Ia juga membenarkan bahwa negosiasi antara Indonesia dan AS masih berlangsung. Namun, selain substansi, beberapa materi Indonesia disambut positif oleh AS melalui beberapa pertemuan.
Selain itu, merujuk pada pengalaman AS dalam melakukan negosiasi dagang dengan negara lain seperti Meksiko dan Kanada, pembahasan yang dilakukan biasanya tidak terbatas pada isu tarif semata. Negosiasi juga mencakup hambatan non-tarif, seperti regulasi dan prosedur yang dinilai mengganggu atau merugikan kepentingan perusahaan-perusahaan asal AS.
Oleh karena itu, pemerintah akan mengkaji apakah penghapusan dan revisi dari regulasi menguntungkan pelaku usaha di Indonesia. Sehingga, deregulasi tidak ditujukan hanya untuk AS, tetapi juga untuk Indonesia.
"Nanti tim deregulasi dan substansi akan terus membahas bersama Pak Menko [Airlangga], sebagian ada dalam kewenangan Kemenkeu. Sehingga nanti kita akan terus sama-sama perbaiki dan membenahi regulasi tersebut," ungkapnya.
Tawaran Indonesia Dirancang Berdasarkan Kepentingan Nasional
Airlangga menyampaikan bahwa proposal kerja sama perdagangan yang diajukan Indonesia kepada AS sepenuhnya disusun berdasarkan kepentingan nasional. Usulan tersebut dirancang agar mampu memberikan setidaknya lima manfaat strategis bagi Indonesia.
Pertama, memenuhi kebutuhan dan menjaga ketahanan energi nasional. Kedua, memperjuangkan akses pasar Indonesia ke AS, khususnya dengan kebijakan tarif yang kompetitif bagi produk ekspor Indonesia.
Ketiga, deregulasi untuk meningkatkan kemudahan berusaha, perdagangan, dan investasi yang akan menciptakan lapangan pekerjaan.
Keempat, memperoleh nilai tambah dengan kerjasama rantai pasok (supply chain) industri strategis dan critical mineral. Kelima, akses ilmu pengetahuan dan teknologi dalam berbagai bidang, antara lain kesehatan, pertanian, energi terbarukan (renewable energy).
Tantangan Indonesia dalam Menarik Perhatian AS
Airlangga mengungkapkan, Indonesia menghadapi tantangan dalam negosiasi untuk mendapatkan perhatian pertama dari AS. Terlebih, Indonesia merupakan salah satu dari 70 lebih negara yang melakukan negosiasi.
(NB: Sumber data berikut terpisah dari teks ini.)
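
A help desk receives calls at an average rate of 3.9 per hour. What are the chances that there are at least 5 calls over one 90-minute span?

0.6944

Over the interval, μ = 3.9 × 1.5 = 5.85 (a 90-minute span = 1.5 hours).
P(N ≥ 5) = 1 − P(N ≤ 4) = 1 − Σ_{j=0}^{4} e^(−μ) μ^j/j! ≈ 0.6944.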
"Tantangan yang dihadapi karena ini adalah Indonesia satu dari lebih 70 negara sehingga tentu bagi Indonesia bagaimana kita menjadi perhatian pertama," tandas Airlangga.
Meski demikian, ia menambahkan bahwa Indonesia telah berhasil mencapai kesepakatan awal dengan AS dan menargetkan penyelesaian kerangka perjanjian dalam waktu 60 hari.